With the strict parser, things are going fairly well. The "wellformed" test cases don't throw any errors, although some do fail. I have confidence most of those can be fixed fairly easily, but the "illformed" test cases present a more serious problem. What I found is that the SAX parser that the strict parser uses will pass Python 3
str objects to the core machinery. If there's a problem, however, and feedparser falls back on the loose parser -- which uses an SGML parser -- that core machinery will suddenly be dealing with Python 3's
bytes objects, and will seize up and throw errors every which way.
I'm still considering how I want to handle these problems. There's a one line change that will resolve 1800 "illformed" test case errors (although 700 tests start failing), but it doesn't resolve my central question: do I want to standardize the machinery on Python 3's
bytes objects? If I choose
str objects, that may prove to be a less invasive and time-consuming choice, but it may prove impossible to resolve some of the "illformed" errors and failures. If I choose
bytes objects, I may have to make significant changes to sgmllib.py (which would introduce a new library to port and maintain, since it's no longer available in Python 3) as well as feedparser itself. I could choose both, but I'd sure like to avoid a bunch of
if-else statements, which could introduce significant code duplication.
Whatever ends up being the most effective choice, it's clear that I don't use git to its fullest potential. I downloaded the feedparser repository using git-svn and then created a git branch to track incremental changes. I'm aware that I've already pursued a few ideas that I first committed and later undid, but I'm not backtracking using git: I'm manually reverting the changes later on when the changes appear to be evolutionary dead ends.
On a positive note, every change I make is tested against Python 2.4 and up to ensure that I don't lose any existing functionality.
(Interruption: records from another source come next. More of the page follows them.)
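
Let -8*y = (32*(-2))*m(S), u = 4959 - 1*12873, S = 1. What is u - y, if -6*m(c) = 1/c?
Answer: -23738/3 ≈ -7912.7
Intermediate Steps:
m(c) = -1/(6*c)
u = -7914 (u = 4959 - 12873 = -7914)
y = -4/3 (y = -32*(-2)*(-⅙/1)/8 = -(-8)*(-⅙*1) = -(-8)*(-1)/6 = -⅛*32/3 = -4/3 ≈ -1.3333)
u - y = -7914 - 1*(-4/3) = -7914 + 4/3 = -23738/3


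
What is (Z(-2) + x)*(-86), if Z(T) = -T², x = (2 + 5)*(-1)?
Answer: 946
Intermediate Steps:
x = -7 (x = 7*(-1) = -7)
(Z(-2) + x)*(-86) = (-1*(-2)² - 7)*(-86) = (-1*4 - 7)*(-86) = (-4 - 7)*(-86) = -11*(-86) = 946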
Oh, and I want to ask the feedparser community: why are some arguments to functions named so they conflict with Python's built-in namespace? I'm honestly boggled how one function works at all, with code that first uses
type as a variable name, and later uses it as a built-in for an equality test! (I'm looking at you,
_sanitizeHTML.) I assume it's a relic from the bad days when Python 2 didn't treat built-in objects as first-class citizens, but while I could be wrong, I'm definitely confused. Regardless, it's fixed in my branch.